Try using the 100x = A and 200+2x = P ..... then hopefully find the maximum value of x and so on. Is this a maxima and minima problems.. its looks like it ?

What question is that for?

I got these from the year 9 & 10 Intermediate Division Competition Paper from the AMC 2002.

If you are interested there is some challange questions on their website (http://www.amt.edu.au/wuamc.html)

So can you figure out the two questions?

 

[undalay]

AMC is either multiple choice or a number?

Q1 is nethier of those? unless there is information missing.

and ur diagram in Q2 is wrong, the 90degrees angle shouldn't be inside? shouldn't it be regular. aha

 

[kurt.physics]

Sorry, didnt put the multiple choice answers, here they are

Q1)

A) 120

B) 150

C) 160

D) 200

E) 250

Q2)

A) 125 + 4π

B) 121 + 5π

C) 125 + 5π

D) 121 + 6π

E) 125 + 6π

Sorry

 

[conics2008]

What question is that for?

I got these from the year 9 & 10 Intermediate Division Competition Paper from the AMC 2002.

If you are interested there is some challange questions on their website (http://www.amt.edu.au/wuamc.html)

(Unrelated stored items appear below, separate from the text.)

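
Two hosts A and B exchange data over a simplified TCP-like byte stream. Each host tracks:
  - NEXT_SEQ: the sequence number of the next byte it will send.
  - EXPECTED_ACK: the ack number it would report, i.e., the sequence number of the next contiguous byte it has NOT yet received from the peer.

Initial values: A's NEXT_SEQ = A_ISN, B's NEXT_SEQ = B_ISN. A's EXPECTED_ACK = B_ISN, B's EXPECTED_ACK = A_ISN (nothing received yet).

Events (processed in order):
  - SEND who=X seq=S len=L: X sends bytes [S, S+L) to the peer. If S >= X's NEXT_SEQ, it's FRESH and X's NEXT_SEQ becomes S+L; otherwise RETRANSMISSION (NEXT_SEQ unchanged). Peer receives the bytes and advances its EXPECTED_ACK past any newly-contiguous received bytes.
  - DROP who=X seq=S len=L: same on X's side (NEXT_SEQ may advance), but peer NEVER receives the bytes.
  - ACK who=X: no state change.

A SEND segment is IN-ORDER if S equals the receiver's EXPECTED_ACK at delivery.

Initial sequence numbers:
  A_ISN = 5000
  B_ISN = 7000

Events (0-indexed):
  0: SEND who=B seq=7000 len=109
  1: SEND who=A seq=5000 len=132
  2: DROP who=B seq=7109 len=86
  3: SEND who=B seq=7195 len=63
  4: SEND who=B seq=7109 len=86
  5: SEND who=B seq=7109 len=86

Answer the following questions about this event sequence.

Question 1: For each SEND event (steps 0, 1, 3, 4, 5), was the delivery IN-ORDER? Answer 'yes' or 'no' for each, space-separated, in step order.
Answer: yes yes no yes no

Derivation:
Step 0: SEND seq=7000 -> in-order
Step 1: SEND seq=5000 -> in-order
Step 3: SEND seq=7195 -> out-of-order
Step 4: SEND seq=7109 -> in-order
Step 5: SEND seq=7109 -> out-of-order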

So can you figure out the two questions?

Question one.....

I managed to cut the rectangle in half from the 71.. im trying to figure a way to find the width.. I named it x and also trying to find 2 pairs of equation ??? Still working on it =) im still doing question 1

 

[Iruka]

Q1) Use similar triangles. Don't forget the friendliest pythagorean triple of them all, (3,4,5).

Q2) You know the theorem about the sum of the exterior angles of a polygon? You can use it for non-convex polygons as well, you just have to count oriented turns (eg, count rotations in an anti clockwise direction as positive and those in a clockwise direction as negative.)

 

[kurt.physics]

Q1) Use similar triangles. Don't forget the friendliest pythagorean triple of them all, (3,4,5).

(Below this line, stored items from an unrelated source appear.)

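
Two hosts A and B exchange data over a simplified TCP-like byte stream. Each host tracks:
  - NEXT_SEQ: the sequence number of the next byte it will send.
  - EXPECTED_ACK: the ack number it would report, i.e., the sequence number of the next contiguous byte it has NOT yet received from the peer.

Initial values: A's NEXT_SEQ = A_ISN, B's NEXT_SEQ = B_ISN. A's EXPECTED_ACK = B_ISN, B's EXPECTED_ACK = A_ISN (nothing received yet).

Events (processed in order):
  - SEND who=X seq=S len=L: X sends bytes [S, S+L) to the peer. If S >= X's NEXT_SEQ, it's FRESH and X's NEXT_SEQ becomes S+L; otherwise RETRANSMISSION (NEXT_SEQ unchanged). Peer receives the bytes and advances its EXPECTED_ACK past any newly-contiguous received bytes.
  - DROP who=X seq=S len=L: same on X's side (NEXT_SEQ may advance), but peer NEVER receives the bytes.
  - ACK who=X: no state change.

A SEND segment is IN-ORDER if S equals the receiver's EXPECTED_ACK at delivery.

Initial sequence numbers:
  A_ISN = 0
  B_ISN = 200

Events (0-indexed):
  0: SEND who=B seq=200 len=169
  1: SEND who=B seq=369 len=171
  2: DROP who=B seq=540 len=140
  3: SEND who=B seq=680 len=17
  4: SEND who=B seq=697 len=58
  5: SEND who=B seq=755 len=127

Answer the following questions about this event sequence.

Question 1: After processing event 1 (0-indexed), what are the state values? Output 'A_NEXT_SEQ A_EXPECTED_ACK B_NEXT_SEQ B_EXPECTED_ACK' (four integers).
After event 0: A_seq=0 A_ack=369 B_seq=369 B_ack=0
After event 1: A_seq=0 A_ack=540 B_seq=540 B_ack=0

0 540 540 0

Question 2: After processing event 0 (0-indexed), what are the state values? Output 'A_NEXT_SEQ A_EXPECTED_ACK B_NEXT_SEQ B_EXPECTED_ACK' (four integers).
After event 0: A_seq=0 A_ack=369 B_seq=369 B_ack=0

0 369 369 0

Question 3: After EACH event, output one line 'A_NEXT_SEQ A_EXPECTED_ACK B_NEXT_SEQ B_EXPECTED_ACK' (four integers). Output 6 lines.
0 369 369 0
0 540 540 0
0 540 680 0
0 540 697 0
0 540 755 0
0 540 882 0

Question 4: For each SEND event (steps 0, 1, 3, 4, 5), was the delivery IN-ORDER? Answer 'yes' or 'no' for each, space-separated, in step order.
Step 0: SEND seq=200 -> in-order
Step 1: SEND seq=369 -> in-order
Step 3: SEND seq=680 -> out-of-order
Step 4: SEND seq=697 -> out-of-order
Step 5: SEND seq=755 -> out-of-order

Answer: yes yes no no no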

I noticed that that happens (see attached) but i dont know what to do from there. So have you figured it out Iruka?

 

[conics2008]

ok.. with all my dodgy working out i get 120 as the area that poor bugger lost !

soo tell us whats the answer ?

 

[undalay]

I find it strange there is no width...

 

[kurt.physics]

ok.. with all my dodgy working out i get 120 as the area.....

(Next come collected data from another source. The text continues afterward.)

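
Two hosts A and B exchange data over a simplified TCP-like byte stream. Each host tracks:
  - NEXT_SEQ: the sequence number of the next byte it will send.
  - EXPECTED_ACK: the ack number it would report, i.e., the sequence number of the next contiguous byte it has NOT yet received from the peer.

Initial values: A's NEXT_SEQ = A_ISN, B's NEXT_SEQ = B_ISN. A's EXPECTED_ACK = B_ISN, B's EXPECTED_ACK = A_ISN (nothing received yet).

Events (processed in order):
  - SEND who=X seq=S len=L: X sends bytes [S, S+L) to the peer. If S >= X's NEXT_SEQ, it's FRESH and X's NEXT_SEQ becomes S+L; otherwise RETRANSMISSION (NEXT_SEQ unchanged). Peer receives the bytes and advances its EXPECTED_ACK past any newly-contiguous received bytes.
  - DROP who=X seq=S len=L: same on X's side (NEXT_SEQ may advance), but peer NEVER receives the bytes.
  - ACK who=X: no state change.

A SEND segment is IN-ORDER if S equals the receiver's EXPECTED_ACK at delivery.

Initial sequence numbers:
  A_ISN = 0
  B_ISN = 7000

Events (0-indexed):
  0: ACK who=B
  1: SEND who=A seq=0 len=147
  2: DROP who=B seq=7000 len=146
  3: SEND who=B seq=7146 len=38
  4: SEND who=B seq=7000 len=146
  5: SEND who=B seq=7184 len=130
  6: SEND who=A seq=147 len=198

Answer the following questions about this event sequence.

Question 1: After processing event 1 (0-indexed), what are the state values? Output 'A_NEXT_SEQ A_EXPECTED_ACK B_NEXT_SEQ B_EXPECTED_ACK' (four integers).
After event 0: A_seq=0 A_ack=7000 B_seq=7000 B_ack=0
After event 1: A_seq=147 A_ack=7000 B_seq=7000 B_ack=147

147 7000 7000 147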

soo tell us whats the answer ?

How the hell did you get that? I dont have the answer, i was hoping yous could get it! What about Irukra, have you got it, or Undalay??? Are they the same?

 

[conics2008]

hmmmm well basically its kind of dodgy lol.. but it got me an answer that is one of the possible answers...

OK get ready to laugh lol....

Basically What i did is break it up.. Before you posted that 3+4= 5 thing i attempted to use it but had no hope lol..... i said screw everything ... well the question didn't say " NOT TO SCALE " so I assumed lol those lines intersect at angel 45 lol..... and i went on from there


i have a rectangle on top by 71 & 24.. my width becomes 24 lol..

and then i did 29 x 24 - ( 2 x 1/2 x 24 x 24 ) = 120


lol this is coming from a 4unit student..

 

[Iruka]

You use similar triangles and some of the theorems about transversals on parallel lines to work out that the width is 32m. 32:24 = 4:3

 

[kurt.physics]

You use similar triangles and some of the theorems about transversals on parallel lines to work out that the width is 32m.

Could you show us your magic?

 

[undalay]

You use similar triangles and some of the theorems about transversals on parallel lines to work out that the width is 32m.

nvm i see

 

[kurt.physics]

...please!!!

 

[conics2008]

You use similar triangles and some of the theorems about transversals on parallel lines to work out that the width is 32m. 32:24 = 4:3

IRUKA how can you assume that those two lines are parallel... Its just like what i assumed they might intersect the angel ????

 

[Iruka]

because the question said that the road was 4 metres wide and the paddock is a rectangle.

 

[kurt.physics]

Come again?

 

[undalay]

Q1 answer is 160